Considering the size and scope of private markets, it's striking how much public equity investors may have been missing. There are roughly 20,000 private companies with annual revenues of more than $100 million, compared to just 3,000 public companies, according to Capital IQ.

For almost two decades, the number of publicly listed companies has been in steady decline. While IPOs increased in 2020 as some companies sought to take advantage of buoyant investor sentiment, the number of companies listed on major U.S. exchanges has still shrunk from more than 7,500 at the beginning of 2000, to less than 5,000 at the end of 2020, according to a University of Florida study.

For decades, access to private companies has been largely limited to institutional and ultra-high-net-worth investors. That is quickly changing. Sensing that Main Street is being left behind from the growing private market, there has actually been a regulatory push to give them access.

The industry has responded in kind. In the past few months, several new registered private equity funds have launched, catering to advisors and their clients.

More are on the way.

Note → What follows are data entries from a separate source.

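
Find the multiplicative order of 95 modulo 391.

By Lagrange's theorem, ord_391(95) divides φ(391) = φ(17·23) = (17−1)·(23−1) = 16·22 = 352 = 2^5 · 11.
Divisors of 352: 1, 2, 4, 8, 11, 16, 22, 32, 44, 88, 176, 352.
Evaluate successive powers at the divisors of 352:
95^1 ≡ 95 (mod 391)
95^2 ≡ 32 (mod 391)
95^4 ≡ 242 (mod 391)
95^8 ≡ 305 (mod 391)
95^11 ≡ 139 (mod 391)
95^16 ≡ 358 (mod 391)
95^22 ≡ 162 (mod 391)
95^32 ≡ 307 (mod 391)
95^44 ≡ 47 (mod 391)
95^88 ≡ 254 (mod 391)
95^176 ≡ 1 (mod 391) ✓
The smallest such exponent is 176, so the order of 95 is 176.

176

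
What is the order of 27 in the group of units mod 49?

14

The order of 27 must divide φ(49) = φ(7^2) = 7·(7−1) = 42 = 2 · 3 · 7.
Divisors of 42: 1, 2, 3, 6, 7, 14, 21, 42.
Test each divisor d:
27^1 ≡ 27 (mod 49)
27^2 ≡ 43 (mod 49)
27^3 ≡ 34 (mod 49)
27^6 ≡ 29 (mod 49)
27^7 ≡ 48 (mod 49)
27^14 ≡ 1 (mod 49) ✓
The smallest such exponent is 14, so the order of 27 is 14.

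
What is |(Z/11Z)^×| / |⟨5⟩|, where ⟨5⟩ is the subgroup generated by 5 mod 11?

2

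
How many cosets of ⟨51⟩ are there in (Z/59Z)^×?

2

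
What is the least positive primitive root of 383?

φ(383) = 383 − 1 = 382 = 2 · 191.
g is a primitive root iff g^(382/q) ≢ 1 (mod 383) for each prime q ∈ {2, 191}.
g = 2: 2^191 ≡ 1 — hits 1, so not a primitive root.
g = 3: 3^191 ≡ 1 — hits 1, so not a primitive root.
g = 4: 4^191 ≡ 1 — hits 1, so not a primitive root.
g = 5: 5^191 ≡ 382; 5^2 ≡ 25 — none is 1, so 5 is a primitive root.
So 5 is the smallest generator of (Z/383Z)^×.

5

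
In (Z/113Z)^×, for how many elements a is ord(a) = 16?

8

φ(113) = 113 − 1 = 112 = 2^4 · 7.
(Z/113Z)^× is cyclic (|G| = 112); a cyclic group of order m has exactly φ(d) elements of each order d | m, and none otherwise.
16 = 2^4 divides 112, and φ(16) = 8.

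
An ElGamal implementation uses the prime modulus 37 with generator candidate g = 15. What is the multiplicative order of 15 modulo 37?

36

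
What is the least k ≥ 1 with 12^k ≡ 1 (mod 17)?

The order of 12 must divide φ(17) = 17 − 1 = 16 = 2^4.
Divisors of 16: 1, 2, 4, 8, 16.
Evaluate successive powers at the divisors of 16:
12^1 ≡ 12
12^2 ≡ 8
12^4 ≡ 13
12^8 ≡ 16
12^16 ≡ 1
So ord_17(12) = 16.

16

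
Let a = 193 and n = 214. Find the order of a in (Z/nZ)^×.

Since 193 ∈ (Z/214Z)^×, its order divides φ(214) = φ(2)·φ(107) = 1·106 = 106 = 2 · 53.
Divisors of 106: 1, 2, 53, 106.
Compute 193^d (mod 214) for the divisors d until we hit 1:
193^1 ≡ 193 (mod 214)
193^2 ≡ 13 (mod 214)
193^53 ≡ 1 (mod 214) ✓
Therefore the multiplicative order of 193 modulo 214 is 53.

53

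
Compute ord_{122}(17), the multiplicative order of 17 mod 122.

60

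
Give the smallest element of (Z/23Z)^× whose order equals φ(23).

φ(23) = 23 − 1 = 22 = 2 · 11.
Test candidates g = 2, 3, … against the prime factors q ∈ {2, 11} of φ(23): g is a generator iff g^(22/q) ≢ 1 for every such q.
g = 2: 2^11 ≡ 1 — hits 1, so not a primitive root.
g = 3: 3^11 ≡ 1 — hits 1, so not a primitive root.
g = 4: 4^11 ≡ 1 — hits 1, so not a primitive root.
g = 5: 5^11 ≡ 22; 5^2 ≡ 2 — none is 1, so 5 is a primitive root.
Hence the least primitive root of 23 is 5.

5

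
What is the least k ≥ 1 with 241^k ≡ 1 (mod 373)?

372

The order of 241 must divide φ(373) = 373 − 1 = 372 = 2^2 · 3 · 31.
Divisors of 372: 1, 2, 3, 4, 6, 12, 31, 62, 93, 124, 186, 372.
Evaluate successive powers at the divisors of 372:
241^1 ≡ 241 (mod 373)
241^2 ≡ 266 (mod 373)
241^3 ≡ 323 (mod 373)
241^4 ≡ 259 (mod 373)
241^6 ≡ 262 (mod 373)
241^12 ≡ 12 (mod 373)
241^31 ≡ 200 (mod 373)
241^62 ≡ 89 (mod 373)
241^93 ≡ 269 (mod 373)
241^124 ≡ 88 (mod 373)
241^186 ≡ 372 (mod 373)
241^372 ≡ 1 (mod 373) ✓
So ord_373(241) = 372.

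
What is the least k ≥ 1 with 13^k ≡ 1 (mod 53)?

13

The order of 13 must divide φ(53) = 53 − 1 = 52 = 2^2 · 13.
Divisors of 52: 1, 2, 4, 13, 26, 52.
Check 13^d mod 53 for each divisor in increasing order:
13^1 ≡ 13
13^2 ≡ 10
13^4 ≡ 47
13^13 ≡ 1
So ord_53(13) = 13.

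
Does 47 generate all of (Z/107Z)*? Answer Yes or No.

No

φ(107) = 107 − 1 = 106 = 2 · 53.
It suffices to check that the order of 47 is not a proper divisor of 106: compute 47^(106/q) for q ∈ {2, 53}.
47^53 ≡ 1 (mod 107)  [q = 2: ≡ 1 ✗]
47^2 ≡ 69 (mod 107)  [q = 53: ≢ 1 ✓]
The check at q = 2 fails, so 47 generates a proper subgroup.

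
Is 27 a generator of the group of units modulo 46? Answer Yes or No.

No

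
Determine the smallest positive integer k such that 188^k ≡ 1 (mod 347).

Since 188 ∈ (Z/347Z)^×, its order divides φ(347) = 347 − 1 = 346 = 2 · 173.
Divisors of 346: 1, 2, 173, 346.
Check 188^d mod 347 for each divisor in increasing order:
188^1 ≡ 188 (mod 347)
188^2 ≡ 297 (mod 347)
188^173 ≡ 346 (mod 347)
188^346 ≡ 1 (mod 347) ✓
The smallest such exponent is 346, so the order of 188 is 346.

346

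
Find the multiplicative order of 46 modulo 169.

156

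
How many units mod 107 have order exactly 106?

φ(107) = 107 − 1 = 106 = 2 · 53.
In a cyclic group of order 106, there are φ(d) elements of order d for each divisor d of 106, and zero for non-divisors.
106 = 2 · 53 divides 106, and φ(106) = 52.

52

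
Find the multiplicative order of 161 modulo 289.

136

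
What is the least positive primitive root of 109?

6

φ(109) = 109 − 1 = 108 = 2^2 · 3^3.
Test candidates g = 2, 3, … against the prime factors q ∈ {2, 3} of φ(109): g is a generator iff g^(108/q) ≢ 1 for every such q.
g = 2: 2^54 ≡ 108; 2^36 ≡ 1 — hits 1, so not a primitive root.
g = 3: 3^54 ≡ 1 — hits 1, so not a primitive root.
g = 4: 4^54 ≡ 1 — hits 1, so not a primitive root.
g = 5: 5^54 ≡ 1 — hits 1, so not a primitive root.
g = 6: 6^54 ≡ 108; 6^36 ≡ 63 — none is 1, so 6 is a primitive root.
So 6 is the smallest generator of (Z/109Z)^×.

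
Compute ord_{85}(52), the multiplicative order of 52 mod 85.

4

ord(52) | φ(85) = φ(5·17) = (5−1)·(17−1) = 4·16 = 64 = 2^6.
Divisors of 64: 1, 2, 4, 8, 16, 32, 64.
Evaluate successive powers at the divisors of 64:
52^1 ≡ 52
52^2 ≡ 69
52^4 ≡ 1
Therefore the multiplicative order of 52 modulo 85 is 4.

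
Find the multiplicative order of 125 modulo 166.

82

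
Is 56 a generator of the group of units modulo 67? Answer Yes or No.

φ(67) = 67 − 1 = 66 = 2 · 3 · 11.
It suffices to check that the order of 56 is not a proper divisor of 66: compute 56^(66/q) for q ∈ {2, 3, 11}.
56^33 ≡ 1 (mod 67)  [q = 2: ≡ 1 ✗]
56^22 ≡ 29 (mod 67)  [q = 3: ≢ 1 ✓]
56^6 ≡ 14 (mod 67)  [q = 11: ≢ 1 ✓]
Since 56^33 ≡ 1, the order of 56 divides 33 < 66, so 56 is not a primitive root.

No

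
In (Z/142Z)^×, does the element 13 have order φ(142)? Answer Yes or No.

Yes

φ(142) = φ(2)·φ(71) = 1·70 = 70 = 2 · 5 · 7.
An element g generates (Z/142Z)^× iff g^(70/q) ≢ 1 (mod 142) for each prime q ∈ {2, 5, 7}.
13^35 ≡ 141 (mod 142)  [q = 2: ≢ 1 ✓]
13^14 ≡ 25 (mod 142)  [q = 5: ≢ 1 ✓]
13^10 ≡ 91 (mod 142)  [q = 7: ≢ 1 ✓]
All checks pass, so 13 has order 70 and is a primitive root modulo 142.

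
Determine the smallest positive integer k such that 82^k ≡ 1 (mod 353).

176

Since 82 ∈ (Z/353Z)^×, its order divides φ(353) = 353 − 1 = 352 = 2^5 · 11.
Divisors of 352: 1, 2, 4, 8, 11, 16, 22, 32, 44, 88, 176, 352.
Compute 82^d (mod 353) for the divisors d until we hit 1:
82^1 ≡ 82 (mod 353)
82^2 ≡ 17 (mod 353)
82^4 ≡ 289 (mod 353)
82^8 ≡ 213 (mod 353)
82^11 ≡ 49 (mod 353)
82^16 ≡ 185 (mod 353)
82^22 ≡ 283 (mod 353)
82^32 ≡ 337 (mod 353)
82^44 ≡ 311 (mod 353)
82^88 ≡ 352 (mod 353)
82^176 ≡ 1 (mod 353) ✓
Hence ord(82) = 176.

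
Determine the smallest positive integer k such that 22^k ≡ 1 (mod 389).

ord(22) | φ(389) = 389 − 1 = 388 = 2^2 · 97.
Divisors of 388: 1, 2, 4, 97, 194, 388.
Compute 22^d (mod 389) for the divisors d until we hit 1:
22^1 ≡ 22 (mod 389)
22^2 ≡ 95 (mod 389)
22^4 ≡ 78 (mod 389)
22^97 ≡ 115 (mod 389)
22^194 ≡ 388 (mod 389)
22^388 ≡ 1 (mod 389) ✓
So ord_389(22) = 388.

388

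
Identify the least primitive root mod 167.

5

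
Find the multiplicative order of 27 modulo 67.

22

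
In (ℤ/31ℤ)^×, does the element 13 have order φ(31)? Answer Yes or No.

Yes

φ(31) = 31 − 1 = 30 = 2 · 3 · 5.
Test 13^(30/q) mod 31 for each prime factor q of 30:
13^15 ≡ 30 (mod 31)  [q = 2: ≢ 1 ✓]
13^10 ≡ 5 (mod 31)  [q = 3: ≢ 1 ✓]
13^6 ≡ 16 (mod 31)  [q = 5: ≢ 1 ✓]
None equal 1, so ord_31(13) = 30: 13 is a primitive root.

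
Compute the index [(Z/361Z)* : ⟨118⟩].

The order of 118 must divide φ(361) = φ(19^2) = 19·(19−1) = 342 = 2 · 3^2 · 19.
Divisors of 342: 1, 2, 3, 6, 9, 18, 19, 38, 57, 114, 171, 342.
Compute 118^d (mod 361) for the divisors d until we hit 1:
118^1 ≡ 118
118^2 ≡ 206
118^3 ≡ 121
118^6 ≡ 201
118^9 ≡ 134
118^18 ≡ 267
118^19 ≡ 99
118^38 ≡ 54
118^57 ≡ 292
118^114 ≡ 68
118^171 ≡ 1
Thus |⟨118⟩| = ord(118) = 171.
The index is φ(361) / ord(118) = 342 / 171 = 2.

2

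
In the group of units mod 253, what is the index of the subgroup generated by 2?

ord(2) | φ(253) = φ(11·23) = (11−1)·(23−1) = 10·22 = 220 = 2^2 · 5 · 11.
Divisors of 220: 1, 2, 4, 5, 10, 11, 20, 22, 44, 55, 110, 220.
Test each divisor d:
2^1 ≡ 2 (mod 253)
2^2 ≡ 4 (mod 253)
2^4 ≡ 16 (mod 253)
2^5 ≡ 32 (mod 253)
2^10 ≡ 12 (mod 253)
2^11 ≡ 24 (mod 253)
2^20 ≡ 144 (mod 253)
2^22 ≡ 70 (mod 253)
2^44 ≡ 93 (mod 253)
2^55 ≡ 208 (mod 253)
2^110 ≡ 1 (mod 253) ✓
The order of 2 is 110, so the subgroup it generates has 110 elements.
Index = |(Z/253Z)^×| / |⟨2⟩| = 220 / 110 = 2.

2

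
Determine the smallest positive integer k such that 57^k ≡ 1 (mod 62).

6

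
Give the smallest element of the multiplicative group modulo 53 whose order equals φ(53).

φ(53) = 53 − 1 = 52 = 2^2 · 13.
g is a primitive root iff g^(52/q) ≢ 1 (mod 53) for each prime q ∈ {2, 13}.
g = 2: 2^26 ≡ 52; 2^4 ≡ 16 — none is 1, so 2 is a primitive root.
The smallest primitive root modulo 53 is 2.

2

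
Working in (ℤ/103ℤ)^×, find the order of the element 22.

34

The order of 22 must divide φ(103) = 103 − 1 = 102 = 2 · 3 · 17.
Divisors of 102: 1, 2, 3, 6, 17, 34, 51, 102.
Compute 22^d (mod 103) for the divisors d until we hit 1:
22^1 ≡ 22
22^2 ≡ 72
22^3 ≡ 39
22^6 ≡ 79
22^17 ≡ 102
22^34 ≡ 1
The smallest such exponent is 34, so the order of 22 is 34.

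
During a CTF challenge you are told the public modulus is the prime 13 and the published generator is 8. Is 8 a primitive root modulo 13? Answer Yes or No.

No

φ(13) = 13 − 1 = 12 = 2^2 · 3.
8 is a primitive root mod 13 iff 8^(φ(13)/q) ≢ 1 for every prime q | φ(13), i.e. q ∈ {2, 3}.
8^6 ≡ 12 (mod 13)  [q = 2: ≢ 1 ✓]
8^4 ≡ 1 (mod 13)  [q = 3: ≡ 1 ✗]
The check at q = 3 fails, so 8 generates a proper subgroup.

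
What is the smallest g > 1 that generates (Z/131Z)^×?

2

φ(131) = 131 − 1 = 130 = 2 · 5 · 13.
Test candidates g = 2, 3, … against the prime factors q ∈ {2, 5, 13} of φ(131): g is a generator iff g^(130/q) ≢ 1 for every such q.
g = 2: 2^65 ≡ 130; 2^26 ≡ 53; 2^10 ≡ 107 — none is 1, so 2 is a primitive root.
Hence the least primitive root of 131 is 2.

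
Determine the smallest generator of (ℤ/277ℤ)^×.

5

φ(277) = 277 − 1 = 276 = 2^2 · 3 · 23.
Test candidates g = 2, 3, … against the prime factors q ∈ {2, 3, 23} of φ(277): g is a generator iff g^(276/q) ≢ 1 for every such q.
g = 2: 2^138 ≡ 276; 2^92 ≡ 1 — hits 1, so not a primitive root.
g = 3: 3^138 ≡ 1 — hits 1, so not a primitive root.
g = 4: 4^138 ≡ 1 — hits 1, so not a primitive root.
g = 5: 5^138 ≡ 276; 5^92 ≡ 116; 5^12 ≡ 27 — none is 1, so 5 is a primitive root.
The smallest primitive root modulo 277 is 5.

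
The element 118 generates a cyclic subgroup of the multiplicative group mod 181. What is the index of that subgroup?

1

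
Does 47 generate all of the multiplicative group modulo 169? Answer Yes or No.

φ(169) = φ(13^2) = 13·(13−1) = 156 = 2^2 · 3 · 13.
Test 47^(156/q) mod 169 for each prime factor q of 156:
47^78 ≡ 168 (mod 169)  [q = 2: ≢ 1 ✓]
47^52 ≡ 1 (mod 169)  [q = 3: ≡ 1 ✗]
47^12 ≡ 92 (mod 169)  [q = 13: ≢ 1 ✓]
47^52 ≡ 1 shows ord(47) | 52, strictly less than φ(169); not a primitive root.

No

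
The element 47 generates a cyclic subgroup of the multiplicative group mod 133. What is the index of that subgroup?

6

Since 47 ∈ (Z/133Z)^×, its order divides φ(133) = φ(7·19) = (7−1)·(19−1) = 6·18 = 108 = 2^2 · 3^3.
Divisors of 108: 1, 2, 3, 4, 6, 9, 12, 18, 27, 36, 54, 108.
Compute 47^d (mod 133) for the divisors d until we hit 1:
47^1 ≡ 47
47^2 ≡ 81
47^3 ≡ 83
47^4 ≡ 44
47^6 ≡ 106
47^9 ≡ 20
47^12 ≡ 64
47^18 ≡ 1
So ord_133(47) = 18, hence |⟨47⟩| = 18.
The index is φ(133) / ord(47) = 108 / 18 = 6.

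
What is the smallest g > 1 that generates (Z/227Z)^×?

φ(227) = 227 − 1 = 226 = 2 · 113.
Test candidates g = 2, 3, … against the prime factors q ∈ {2, 113} of φ(227): g is a generator iff g^(226/q) ≢ 1 for every such q.
g = 2: 2^113 ≡ 226; 2^2 ≡ 4 — none is 1, so 2 is a primitive root.
So 2 is the smallest generator of (Z/227Z)^×.

2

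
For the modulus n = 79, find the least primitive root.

φ(79) = 79 − 1 = 78 = 2 · 3 · 13.
Test candidates g = 2, 3, … against the prime factors q ∈ {2, 3, 13} of φ(79): g is a generator iff g^(78/q) ≢ 1 for every such q.
g = 2: 2^39 ≡ 1 — hits 1, so not a primitive root.
g = 3: 3^39 ≡ 78; 3^26 ≡ 23; 3^6 ≡ 18 — none is 1, so 3 is a primitive root.
So 3 is the smallest generator of (Z/79Z)^×.

3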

Individual fund details vary, but these strategies, often referred to as "evergreen" funds, solve some of the challenges around liquidity, large capital commitments and timing delays in funding requirements that have traditionally been barriers for wealthy investors.

From the lens of a high net worth investor, these funds are attractive in that they offer a single-access solution to gain diversified exposure to the private markets. What's more, the minimum investment size may be as low as $50,000 in some cases.

This means it should be possible for individual investors to not only access the private markets, but be able to do so while building fully diversified private portfolios alongside some of the largest institutional investors.

Advisors and their clients would do well to give these strategies a look.

Josh Vail, CAIA, is president of 361 Capital.